The caveat is that these facial expressions do not provide a readout of emotion or intention, asserts Jeffrey Cohn, a professor of psychology at the University of Pittsburgh, who also peer-reviewed the paper. “They’re related in context but that’s a long way from making inferences about the meaning of any particular expression. There is no one-to-one mapping between facial expression and emotion.”

Cowen confirmed that “we don’t know what somebody’s feeling based on their facial muscle movements, and we’re not claiming to infer that.” For example, “the same facial expression used in sporting events in one culture versus another might be associated with a more positive or more negative emotional experience.”

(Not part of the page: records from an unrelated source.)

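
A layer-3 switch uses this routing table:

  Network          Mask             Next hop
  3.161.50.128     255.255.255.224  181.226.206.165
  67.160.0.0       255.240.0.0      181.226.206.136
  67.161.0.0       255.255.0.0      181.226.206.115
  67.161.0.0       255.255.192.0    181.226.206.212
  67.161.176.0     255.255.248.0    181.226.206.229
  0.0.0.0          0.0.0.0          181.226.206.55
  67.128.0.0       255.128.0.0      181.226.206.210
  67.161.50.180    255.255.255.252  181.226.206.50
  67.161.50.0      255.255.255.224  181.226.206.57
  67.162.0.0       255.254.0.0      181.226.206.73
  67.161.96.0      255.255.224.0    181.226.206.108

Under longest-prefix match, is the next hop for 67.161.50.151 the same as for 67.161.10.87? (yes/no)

yes

67.161.50.151: longest match 67.161.0.0/18 -> 181.226.206.212
67.161.10.87: longest match 67.161.0.0/18 -> 181.226.206.212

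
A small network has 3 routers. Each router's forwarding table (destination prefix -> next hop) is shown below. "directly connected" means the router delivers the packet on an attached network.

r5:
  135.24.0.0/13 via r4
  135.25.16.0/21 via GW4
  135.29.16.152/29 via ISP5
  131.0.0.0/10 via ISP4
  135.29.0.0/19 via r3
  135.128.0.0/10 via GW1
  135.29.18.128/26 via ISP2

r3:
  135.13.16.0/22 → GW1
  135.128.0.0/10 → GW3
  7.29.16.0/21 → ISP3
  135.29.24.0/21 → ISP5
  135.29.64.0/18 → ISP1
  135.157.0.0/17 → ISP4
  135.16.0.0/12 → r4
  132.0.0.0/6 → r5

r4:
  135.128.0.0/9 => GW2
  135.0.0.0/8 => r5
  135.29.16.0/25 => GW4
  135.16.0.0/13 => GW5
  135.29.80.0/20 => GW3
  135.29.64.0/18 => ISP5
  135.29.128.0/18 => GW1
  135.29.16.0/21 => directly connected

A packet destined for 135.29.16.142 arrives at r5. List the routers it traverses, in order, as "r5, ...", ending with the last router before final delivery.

At r5: longest match for 135.29.16.142 is 135.29.0.0/19 -> r3
At r3: longest match for 135.29.16.142 is 135.16.0.0/12 -> r4
At r4: longest match for 135.29.16.142 is 135.29.16.0/21 -> directly connected

r5, r3, r4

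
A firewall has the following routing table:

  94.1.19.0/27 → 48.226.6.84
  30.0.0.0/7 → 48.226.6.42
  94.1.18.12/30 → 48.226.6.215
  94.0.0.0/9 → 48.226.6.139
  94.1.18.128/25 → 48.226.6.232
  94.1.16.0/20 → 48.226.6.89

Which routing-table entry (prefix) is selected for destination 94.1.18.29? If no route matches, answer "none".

94.1.16.0/20

Entries matching 94.1.18.29:
  94.0.0.0/9 (94.0.0.0 - 94.127.255.255)
  94.1.16.0/20 (94.1.16.0 - 94.1.31.255)
Most specific is 94.1.16.0/20.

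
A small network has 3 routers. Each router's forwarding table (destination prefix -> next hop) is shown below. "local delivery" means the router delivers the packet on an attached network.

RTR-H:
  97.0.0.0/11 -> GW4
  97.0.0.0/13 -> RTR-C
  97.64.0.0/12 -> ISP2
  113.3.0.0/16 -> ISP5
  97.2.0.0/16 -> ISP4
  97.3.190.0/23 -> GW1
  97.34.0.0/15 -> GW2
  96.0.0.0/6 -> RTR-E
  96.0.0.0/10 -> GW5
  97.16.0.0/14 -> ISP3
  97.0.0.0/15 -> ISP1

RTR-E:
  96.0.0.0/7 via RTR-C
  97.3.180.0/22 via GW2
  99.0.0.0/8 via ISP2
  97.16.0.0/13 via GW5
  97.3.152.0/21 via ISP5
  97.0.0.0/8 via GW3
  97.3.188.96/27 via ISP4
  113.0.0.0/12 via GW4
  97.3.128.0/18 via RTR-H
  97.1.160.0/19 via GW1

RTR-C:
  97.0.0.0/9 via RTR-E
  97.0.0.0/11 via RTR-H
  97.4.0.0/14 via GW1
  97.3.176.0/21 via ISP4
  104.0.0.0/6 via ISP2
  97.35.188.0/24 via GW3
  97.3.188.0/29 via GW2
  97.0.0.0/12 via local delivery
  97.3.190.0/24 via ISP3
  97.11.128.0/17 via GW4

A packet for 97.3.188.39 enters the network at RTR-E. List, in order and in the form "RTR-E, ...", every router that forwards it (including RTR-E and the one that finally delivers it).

At RTR-E: longest match for 97.3.188.39 is 97.3.128.0/18 -> RTR-H
At RTR-H: longest match for 97.3.188.39 is 97.0.0.0/13 -> RTR-C
At RTR-C: longest match for 97.3.188.39 is 97.0.0.0/12 -> local delivery

RTR-E, RTR-H, RTR-C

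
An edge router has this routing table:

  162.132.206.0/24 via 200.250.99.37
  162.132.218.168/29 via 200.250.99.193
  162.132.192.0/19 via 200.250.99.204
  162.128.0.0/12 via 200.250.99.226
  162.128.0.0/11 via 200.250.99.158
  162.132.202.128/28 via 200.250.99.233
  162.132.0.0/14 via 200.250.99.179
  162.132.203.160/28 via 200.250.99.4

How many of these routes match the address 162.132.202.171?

Prefixes containing 162.132.202.171:
  162.128.0.0/11 (162.128.0.0 - 162.159.255.255)
  162.128.0.0/12 (162.128.0.0 - 162.143.255.255)
  162.132.0.0/14 (162.132.0.0 - 162.135.255.255)
  162.132.192.0/19 (162.132.192.0 - 162.132.223.255)
Total matching entries: 4.

4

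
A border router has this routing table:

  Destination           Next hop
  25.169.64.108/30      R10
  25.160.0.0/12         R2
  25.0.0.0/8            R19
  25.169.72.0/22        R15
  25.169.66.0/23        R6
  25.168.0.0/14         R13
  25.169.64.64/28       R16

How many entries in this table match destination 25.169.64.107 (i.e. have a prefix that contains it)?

3

Prefixes containing 25.169.64.107:
  25.0.0.0/8 (25.0.0.0 - 25.255.255.255)
  25.160.0.0/12 (25.160.0.0 - 25.175.255.255)
  25.168.0.0/14 (25.168.0.0 - 25.171.255.255)
Total matching entries: 3.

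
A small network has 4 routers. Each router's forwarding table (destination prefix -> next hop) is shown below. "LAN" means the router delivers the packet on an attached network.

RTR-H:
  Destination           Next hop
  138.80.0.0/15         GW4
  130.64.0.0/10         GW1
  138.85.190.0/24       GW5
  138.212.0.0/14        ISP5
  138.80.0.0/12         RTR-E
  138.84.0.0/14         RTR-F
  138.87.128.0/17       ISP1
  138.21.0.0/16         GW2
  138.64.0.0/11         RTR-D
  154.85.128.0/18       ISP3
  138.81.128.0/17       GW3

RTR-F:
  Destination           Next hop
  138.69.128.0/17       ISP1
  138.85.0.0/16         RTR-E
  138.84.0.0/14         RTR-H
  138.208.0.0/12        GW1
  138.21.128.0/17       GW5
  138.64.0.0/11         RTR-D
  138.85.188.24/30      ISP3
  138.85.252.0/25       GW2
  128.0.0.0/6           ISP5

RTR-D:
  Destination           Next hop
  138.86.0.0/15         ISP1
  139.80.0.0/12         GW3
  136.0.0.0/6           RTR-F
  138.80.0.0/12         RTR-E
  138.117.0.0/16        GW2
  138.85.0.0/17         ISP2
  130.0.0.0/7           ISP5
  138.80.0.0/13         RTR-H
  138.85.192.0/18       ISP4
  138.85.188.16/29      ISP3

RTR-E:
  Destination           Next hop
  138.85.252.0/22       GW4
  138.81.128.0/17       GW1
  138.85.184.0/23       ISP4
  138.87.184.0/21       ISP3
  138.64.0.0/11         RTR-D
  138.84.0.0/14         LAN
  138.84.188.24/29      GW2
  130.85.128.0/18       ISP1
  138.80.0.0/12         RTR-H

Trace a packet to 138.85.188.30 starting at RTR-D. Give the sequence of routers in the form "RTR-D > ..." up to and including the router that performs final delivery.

RTR-D > RTR-H > RTR-F > RTR-E

At RTR-D: longest match for 138.85.188.30 is 138.80.0.0/13 -> RTR-H
At RTR-H: longest match for 138.85.188.30 is 138.84.0.0/14 -> RTR-F
At RTR-F: longest match for 138.85.188.30 is 138.85.0.0/16 -> RTR-E
At RTR-E: longest match for 138.85.188.30 is 138.84.0.0/14 -> LAN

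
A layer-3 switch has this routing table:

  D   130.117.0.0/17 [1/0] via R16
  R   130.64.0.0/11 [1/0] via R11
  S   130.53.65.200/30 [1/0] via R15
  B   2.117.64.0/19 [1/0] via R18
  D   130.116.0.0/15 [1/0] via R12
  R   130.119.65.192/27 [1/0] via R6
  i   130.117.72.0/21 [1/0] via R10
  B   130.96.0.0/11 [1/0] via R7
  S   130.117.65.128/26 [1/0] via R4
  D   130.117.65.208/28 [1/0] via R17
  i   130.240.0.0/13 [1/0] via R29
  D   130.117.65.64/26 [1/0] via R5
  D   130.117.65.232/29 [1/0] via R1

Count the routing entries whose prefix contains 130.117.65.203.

3

Prefixes containing 130.117.65.203:
  130.96.0.0/11 (130.96.0.0 - 130.127.255.255)
  130.116.0.0/15 (130.116.0.0 - 130.117.255.255)
  130.117.0.0/17 (130.117.0.0 - 130.117.127.255)
Total matching entries: 3.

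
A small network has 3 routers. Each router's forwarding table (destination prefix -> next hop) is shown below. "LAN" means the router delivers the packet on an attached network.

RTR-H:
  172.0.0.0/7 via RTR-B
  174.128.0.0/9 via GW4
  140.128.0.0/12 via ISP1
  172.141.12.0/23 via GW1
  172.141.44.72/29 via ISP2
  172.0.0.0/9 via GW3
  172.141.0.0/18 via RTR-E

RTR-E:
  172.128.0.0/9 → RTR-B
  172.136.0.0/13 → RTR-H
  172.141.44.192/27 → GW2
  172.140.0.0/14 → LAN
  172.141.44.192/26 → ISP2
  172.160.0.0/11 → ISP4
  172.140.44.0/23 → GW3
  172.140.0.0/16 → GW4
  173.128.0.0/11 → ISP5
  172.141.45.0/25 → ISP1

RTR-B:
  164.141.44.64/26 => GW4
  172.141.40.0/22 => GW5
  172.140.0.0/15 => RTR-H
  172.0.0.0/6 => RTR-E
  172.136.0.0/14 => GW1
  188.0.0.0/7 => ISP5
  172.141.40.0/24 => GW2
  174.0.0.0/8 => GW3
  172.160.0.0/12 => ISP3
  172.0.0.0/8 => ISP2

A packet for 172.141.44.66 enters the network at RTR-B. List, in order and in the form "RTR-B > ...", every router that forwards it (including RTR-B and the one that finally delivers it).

At RTR-B: longest match for 172.141.44.66 is 172.140.0.0/15 -> RTR-H
At RTR-H: longest match for 172.141.44.66 is 172.141.0.0/18 -> RTR-E
At RTR-E: longest match for 172.141.44.66 is 172.140.0.0/14 -> LAN

RTR-B > RTR-H > RTR-E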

Machine learning is a powerful technique, Barrett acknowledges, but it has to be used with caution. “You have to be careful not to encode the beliefs of the human raters in these models and where beliefs will influence training,” she says. “No matter how fancy schmancy the modeling is, it’s not going to protect you from the weaknesses that creep in when there’s human inference involved.” She notes, for example, that the human raters of the videos used to train the facial expression algorithm were all from the same culture and region and constrained to using a list of labels that themselves are emotion words, such as “anger,” rather than descriptions, such as “scowl.”

Casey Fiesler, an assistant professor of information science at the University of Colorado Boulder, who was not involved in the work, expressed concern about the possibility of bias from applying the four categories of race that authors used to evaluate an influence of that factor. “There’s a huge body of literature that speaks to, for example, implicit bias in judging facial expressions of people of different races,” she pointed out.

Used in the wrong ways, assumptions about the universality of facial expression can cause harm to people who are marginalized or vulnerable economically, says Nazanin Andalibi, assistant professor in the school of information science at the University of Michigan. As an example from earlier facial-recognition applications, she says, “no matter how much someone smiles, some algorithms continue to associate negative emotions with Black faces, so there are a lot of individual-level harms.”

The technology also offers some potential benefits, Cohn says, such as recognizing facial expression cues in people at risk for suicide. The relevance of context in this work is a major step in that direction, he adds. “I am not saying we can go out on the street and detect whether someone is depressed,” Cohn says, “but within a specific context like a clinical interview, we could measure severity of depression.”

Efforts to use the technology moving forward—for suicide prevention or other uses—require attention to the various real-world pitfalls that are possible when an algorithm makes a judgment about people. “Machine-learning techniques are cool and really useful, but they are not a magic bullet,” Barrett says. “This is not just an esoteric debate within the walls of the academy or the walls of Google.”